1 seul arrêt de bus et pas d’abri, (des habitants sont souvent surpris par
la pluie pendant l’attente)
Pas de cabines téléphoniques. (Les familles n'ont pas toutes un portable et
pas toujours un téléphone fixe)
Beaucoup de familles ne possèdent pas 2 voitures (problèmes pour amener les
enfants à l’école et pas de ramassage scolaires)
Pas de ralentisseurs (danger pour les enfants qui jouent sur la chaussée,
car pas de lieux aménagés pour eux), et véhicules de jeunes qui roulent
vite.
Pas de nettoyage de chaussées et trottoirs, (voiries non reprises par la
ville, parait-il). Il pense peut-être que ce sont les organismes logeurs et les
copropriétaires qui doivent acheter une balayeuse.

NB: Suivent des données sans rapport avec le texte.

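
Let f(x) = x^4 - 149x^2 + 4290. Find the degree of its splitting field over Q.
[K : Q] = 4

Solving the quadratic in x^2: x^2 = (149 ± √(149^2 - 4·4290))/2 = (149 ± √5041)/2 = (149 ± 71)/2, giving x^2 = 39 or x^2 = 110. So f(x) = (x^2 - 39)(x^2 - 110) and the roots of f are ±√39, ±√110. Hence the splitting field is K = Q(√39, √110). Since 39 and 110 are distinct squarefree integers > 1, their product 4290 is not a perfect square, so √110 ∉ Q(√39). By the tower law [K:Q] = [Q(√39,√110):Q(√39)] · [Q(√39):Q] = 2 · 2 = 4.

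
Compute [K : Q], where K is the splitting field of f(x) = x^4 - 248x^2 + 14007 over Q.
[K : Q] = 4

Solving the quadratic in x^2: x^2 = (248 ± √(248^2 - 4·14007))/2 = (248 ± √5476)/2 = (248 ± 74)/2, giving x^2 = 87 or x^2 = 161. So f(x) = (x^2 - 87)(x^2 - 161) and the roots of f are ±√87, ±√161. Hence the splitting field is K = Q(√87, √161). Since 87 and 161 are distinct squarefree integers > 1, their product 14007 is not a perfect square, so √161 ∉ Q(√87). By the tower law [K:Q] = [Q(√87,√161):Q(√87)] · [Q(√87):Q] = 2 · 2 = 4.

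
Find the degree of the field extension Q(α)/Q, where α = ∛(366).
[Q(α):Q] = 3

The minimal polynomial of α is x^3 - 366, irreducible over Q since 366 is not a perfect cube (so x^3 - 366 has no rational root). Hence [Q(α):Q] = deg(m_α) = 3.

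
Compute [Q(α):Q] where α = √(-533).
[Q(α):Q] = 2

[Q(α):Q] equals the degree of the minimal polynomial of α. Here α^2 = -533 and x^2 + 533 is irreducible (d = -533 is squarefree, ≠ 1, hence not a square), so deg(m_α) = 2. Thus [Q(α):Q] = 2.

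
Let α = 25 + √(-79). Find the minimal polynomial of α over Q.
m_α(x) = x^2 - 50x + 704

From α - 25 = √(-79), squaring gives (α - 25)^2 = -79, i.e. α^2 - 50α + 625 = -79, so α^2 - 50α + 704 = 0. The discriminant of x^2 - 50x + 704 is (-50)^2 - 4·(704) = 2500 - 2816 = -316, and 4·(-79) is not a perfect square in Q since -79 is squarefree and ≠ 1. Hence x^2 - 50x + 704 is irreducible over Q and is the minimal polynomial of α.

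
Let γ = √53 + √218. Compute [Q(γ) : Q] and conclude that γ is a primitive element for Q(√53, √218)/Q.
[Q(γ) : Q] = 4 (equivalently, Q(γ) = Q(√53, √218))

Obviously Q(γ) ⊆ Q(√53, √218), and [Q(√53, √218):Q] = 4 (since 53, 218 are distinct squarefree integers > 1 with 11554 not a perfect square). To show equality we compute the minimal polynomial of γ. From γ = √53 + √218: γ^2 = 53 + 2√(11554) + 218 = 271 + 2√(11554), so γ^2 - 271 = 2√(11554); squaring, (γ^2 - 271)^2 = 4·11554, i.e. γ^4 - 542γ^2 + 73441 - 46216 = 0, i.e. γ^4 - 542γ^2 + 27225 = 0. So γ is a root of x^4 - 542x^2 + 27225. This polynomial is irreducible over Q: it has no rational root (each ±√53 ± √218 is irrational), and any factorization into two quadratics over Q would force √(11554) ∈ Q (pairing opposite roots) or √53, √218 ∈ Q (other pairings), all impossible. Hence [Q(γ):Q] = 4 = [Q(√53, √218):Q], so Q(γ) = Q(√53, √218).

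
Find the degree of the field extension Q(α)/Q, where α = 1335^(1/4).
[Q(α):Q] = 4

α is a root of x^4 - 1335. By Eisenstein's criterion at the prime p = 3 (which divides the constant term 1335 but p^2 = 9 does not, since 1335 is squarefree), x^4 - 1335 is irreducible over Q. Hence [Q(α):Q] = 4.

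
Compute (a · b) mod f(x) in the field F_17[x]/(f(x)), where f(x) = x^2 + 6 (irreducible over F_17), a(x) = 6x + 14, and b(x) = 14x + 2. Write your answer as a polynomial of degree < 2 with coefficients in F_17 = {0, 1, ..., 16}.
a · b ≡ 4x (mod f(x))

Multiply in F_17[x]: a(x)·b(x) = (6x + 14)·(14x + 2) = 16x^2 + 4x + 11. This has degree ≥ 2, so divide by f(x) over F_17: 16x^2 + 4x + 11 = (16)·(x^2 + 6) + (4x). Hence a·b ≡ 4x (mod f). (F_17[x]/(f) is a field with 17^2 = 289 elements since f is irreducible of degree 2.)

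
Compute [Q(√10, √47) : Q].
[Q(√10, √47) : Q] = 4

[Q(√10):Q] = 2 (min poly x^2 - 10, irreducible since 10 is squarefree > 1). For the top step, suppose √47 ∈ Q(√10), say √47 = c + d√10 with c, d ∈ Q. Squaring: 47 = c^2 + 10d^2 + 2cd√10. Since √10 ∉ Q this forces 2cd = 0. If d = 0 then √47 = c ∈ Q, contradicting 47 squarefree > 1. If c = 0 then 47 = 10d^2, so 10·47 = (10d)^2 is a perfect square in Q — but 10·47 = 470 is not a perfect square (since 10 and 47 are distinct squarefree integers). Contradiction. Hence √47 ∉ Q(√10), so x^2 - 47 stays irreducible over Q(√10) and [Q(√10, √47) : Q(√10)] = 2. By the tower law, [Q(√10, √47) : Q] = 2 · 2 = 4.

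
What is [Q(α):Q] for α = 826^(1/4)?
[Q(α):Q] = 4

α is a root of x^4 - 826. By Eisenstein's criterion at the prime p = 2 (which divides the constant term 826 but p^2 = 4 does not, since 826 is squarefree), x^4 - 826 is irreducible over Q. Hence [Q(α):Q] = 4.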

Pas de commerce multi-services.
Ce sont de nombreuses familles à revenu modeste qui sont logées sur cette
partie du canton. Ce sont des HLM pour lesquelles il ne faut pas dépasser un
plafond de ressources légal pour les habiter. Le site est pourtant classé
résidentiel (constructions pavillonnaires). Connaître ses administrés devrait
pourtant être la première des choses de la part d’un élu.Ces problèmes existent
depuis 6 ou 7 ans
Où est donc cette belle fraternité dont la gauche a toujours voulu se parer
vis-à-vis des gens modestes ?? Elle a été remplacée par une belle indifférence
et par des réponses administratives à tout problème, à la place de réponses
humaines.
Cet élu affirme que le Conseil général devra continuer à s’impliquer dans la
rénovation urbaine.
Ce dernier ne s’implique pas dans les anomalies, il attribue une subvention à
l'organisme qui construit et c’est la ville qui définit, contrôle, argumente,
refuse ou accepte la conception d’un site en pensant au bien-être des futurs
habitants.
Je dis cela différemment : le Conseil général continuera à s’impliquer à condition que les équipes municipales remplissent d’abord leurs missions vis-à-vis des citoyens.